A year after its opening in Pittsburgh, new River’s Casino has attracted mixed reactions. According to Standard and Poor’s Rating services, Rivers Casino is falling short of its own revenue projections. The official revenue figures of this casino are not able to meet those estimates which had been set by the state Gaming Control Board, rating agencies and industry watchers. The casino’s fortunes for investors are tracked and kept in account by Standard and Poor which has marked the downgrade in the North Shore casino’s debt ratings three times throughout one whole year.
The representative and analyst Michael Listner feels that in comparison with the amount of $800 million spent on the property, the revenues are too meager. He held that this property is one of the most expensive in the state and yet, has not been able to maintain the forefront in gathering revenues. It ranks only fifth or sixth out of nine casinos that are operational at present in the state. Mr.

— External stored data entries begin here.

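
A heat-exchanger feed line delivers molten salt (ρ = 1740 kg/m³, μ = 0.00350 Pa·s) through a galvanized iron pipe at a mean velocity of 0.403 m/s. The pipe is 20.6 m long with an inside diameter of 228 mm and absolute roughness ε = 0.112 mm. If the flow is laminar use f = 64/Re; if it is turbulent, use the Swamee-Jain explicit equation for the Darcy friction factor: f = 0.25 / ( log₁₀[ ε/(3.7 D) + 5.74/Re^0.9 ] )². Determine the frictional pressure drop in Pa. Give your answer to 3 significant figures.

Reynolds number Re = ρVD/μ = 1740 · 0.403 · 0.228 / 0.0035 = 4.568e+04.
Re > 4000 → turbulent. Relative roughness ε/D = 0.000112/0.228 = 0.000491. Swamee-Jain: f = 0.25/(log₁₀[0.000491/3.7 + 5.74/4.568e+04^0.9])² = 0.25/(log₁₀[0.000133 + 0.000367])² = 0.25/(-3.301)² = 0.02294.
Darcy-Weisbach: ΔP = f(L/D)(ρV²/2) = 0.02294·(20.6/0.228)·(1740·0.403²/2) = 0.02294·90.35·141.3 = 292.9 Pa.

ΔP ≈ 293 Pa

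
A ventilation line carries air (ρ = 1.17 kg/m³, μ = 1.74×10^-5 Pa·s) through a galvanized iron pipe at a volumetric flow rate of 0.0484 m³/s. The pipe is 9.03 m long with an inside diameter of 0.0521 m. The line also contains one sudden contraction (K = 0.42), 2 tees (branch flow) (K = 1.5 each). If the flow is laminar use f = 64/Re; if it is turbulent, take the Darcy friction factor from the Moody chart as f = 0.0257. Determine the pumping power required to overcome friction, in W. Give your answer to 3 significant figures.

Cross-sectional area A = πD²/4 = π(0.0521)²/4 = 0.002132 m²; mean velocity V = Q/A = 0.0484/0.002132 = 22.7 m/s.
Reynolds number Re = ρVD/μ = 1.17 · 22.7 · 0.0521 / 1.74e-05 = 7.953e+04.
Re > 4000 → turbulent; use the Moody-chart value f = 0.0257.
Total minor-loss coefficient ΣK = 1·0.42 + 2·1.5 = 3.42.
ΔP = [f·L/D + ΣK]·(ρV²/2) = [0.0257·9.03/0.0521 + 3.42]·(1.17·22.7²/2) = [4.454 + 3.42]·301.5 = 2374 Pa.
Pumping power P = QΔP = 0.0484·2374 = 114.9 W = 115 W.

P ≈ 115 W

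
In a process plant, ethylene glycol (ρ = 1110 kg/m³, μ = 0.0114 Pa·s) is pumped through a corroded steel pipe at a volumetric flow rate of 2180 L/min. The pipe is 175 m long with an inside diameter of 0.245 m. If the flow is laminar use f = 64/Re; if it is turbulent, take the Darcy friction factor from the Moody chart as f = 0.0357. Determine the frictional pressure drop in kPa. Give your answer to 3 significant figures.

ΔP ≈ 8.41 kPa

Q = 2180 L/min = 2180/60000 = 0.03633 m³/s.
Cross-sectional area A = πD²/4 = π(0.245)²/4 = 0.04714 m²; mean velocity V = Q/A = 0.03633/0.04714 = 0.7707 m/s.
Reynolds number Re = ρVD/μ = 1110 · 0.7707 · 0.245 / 0.0114 = 1.839e+04.
Re > 4000 → turbulent; use the Moody-chart value f = 0.0357.
Darcy-Weisbach: ΔP = f(L/D)(ρV²/2) = 0.0357·(175/0.245)·(1110·0.7707²/2) = 0.0357·714.3·329.7 = 8406 Pa.
ΔP = 8406 Pa = 8.41 kPa.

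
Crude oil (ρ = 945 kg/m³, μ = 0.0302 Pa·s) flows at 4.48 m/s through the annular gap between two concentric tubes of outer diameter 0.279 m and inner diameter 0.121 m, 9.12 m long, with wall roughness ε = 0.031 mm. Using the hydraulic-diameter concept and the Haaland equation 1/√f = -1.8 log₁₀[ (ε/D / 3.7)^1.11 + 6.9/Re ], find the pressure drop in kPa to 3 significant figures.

Hydraulic diameter D_h = 4A/P = D_o - D_i = 0.279 - 0.121 = 0.158 m.
Re = ρVD_h/μ = 945·4.48·0.158/0.0302 = 2.215e+04.
ε/D_h = 3.1e-05/0.158 = 0.000196; Haaland gives 1/√f = -1.8 log₁₀[1.8e-05+0.000312] = 6.268, so f = 0.02545.
ΔP = f(L/D_h)(ρV²/2) = 0.02545·9.12/0.158·9483 = 1.393e+04 Pa.
ΔP = 13.9 kPa.

ΔP ≈ 13.9 kPa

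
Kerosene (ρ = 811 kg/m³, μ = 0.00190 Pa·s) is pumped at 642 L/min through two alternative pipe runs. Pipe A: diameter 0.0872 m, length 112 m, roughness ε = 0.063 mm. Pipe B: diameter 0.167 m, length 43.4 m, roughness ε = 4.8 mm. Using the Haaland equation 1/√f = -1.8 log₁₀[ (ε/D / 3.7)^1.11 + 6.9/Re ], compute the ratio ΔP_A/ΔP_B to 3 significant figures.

ΔP_A/ΔP_B ≈ 25.6

Pipe A: V = Q/A = 0.0107/0.005972 = 1.792 m/s; Re = 6.669e+04; ε/D = 0.000722; Haaland → f = 0.022; ΔP_A = f(L/D)(ρV²/2) = 3.679e+04 Pa.
Pipe B: V = Q/A = 0.0107/0.0219 = 0.4885 m/s; Re = 3.482e+04; ε/D = 0.0287; Haaland → f = 0.05718; ΔP_B = f(L/D)(ρV²/2) = 1438 Pa.
ΔP_A/ΔP_B = 3.679e+04/1438 = 25.6.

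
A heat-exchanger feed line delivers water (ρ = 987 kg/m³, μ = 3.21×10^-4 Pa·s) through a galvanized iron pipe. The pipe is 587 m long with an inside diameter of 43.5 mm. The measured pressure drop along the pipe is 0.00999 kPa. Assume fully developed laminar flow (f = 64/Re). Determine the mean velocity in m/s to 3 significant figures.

For laminar flow, f = 64/Re with Re = ρVD/μ, so Darcy-Weisbach reduces to ΔP = 32μLV/D². Solving for V: V = ΔP·D²/(32μL) = 9.99·(0.0435)²/(32·0.000321·587) = 0.003135 m/s.
Check: Re = ρVD/μ = 987·0.003135·0.0435/0.000321 = 419.3 < 2300, so the laminar assumption holds.

V ≈ 0.00314 m/s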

Listner follows Rivers Casino’s affiliate company, Holdings Gaming Borrower LP.
What Casino Officials say
However what the casino leaders and officials say, creates a different picture of River’s Casino. According to them the casino is still able to play more than 2,800 slot machines legally, which is worth noting. Along with the table games which were approved by the state and installed in August 2010, the Rivers Casino is doing well.
The reason given for the shortfall of targeted revenue figures is that casinos take time to get effectively operational. They need enough time to decide upon such matters like the getting the right employees and what total number of workers are required. Todd Moyer, Rivers’ general manager asserts that they are pleased with the business done till now.
Reason behind Property Cost
According to Rivers spokesman Jack Horner, the opinions of rating agencies cannot impact operations of Rivers Casino. Their consultant Christiansen maintains that property maintenance, especially casino upgrades, exercise a strain for any casino. It is therefore advisable for casino owners to spend larger amounts of capital every five to seven years to refresh their properties.
However, contradicting this opinion, Mr. Listner asserted that casino industry owners always try to make themselves the next great property by constantly updating and adding new equipment. According to him, within the span of five years, Rivers’ owners will have to face challenges. What matters most to Standard and Poor is the level of cash flow which is required to meet the debt service and maintenance.
Conclusion
The scenario makes it feasible that casino gaming may have reached the anticipated and feared saturation point. River’s Casino is said to be underperforming. The cash flow issue has been nagging since June 2010, and River’s Casino had to restructure the debt. Although it is not considered as a worse situation, credit rating agencies think otherwise. As stated earlier, Standard and Poor’s Rating services therefore marked the downgrade once since the casino opened last August and twice again after the debt restructuring happened.
In general, the opinion is that Rivers Casino needs to survive in some way. This can be done by either earning much more than it can do at present or then by cutting on costs that involve such matters like payroll, or selective default of debts. But there is no question about the fact that the revenues of this casino are falling much short of what the majority of finance experts and casino industry leaders had expected.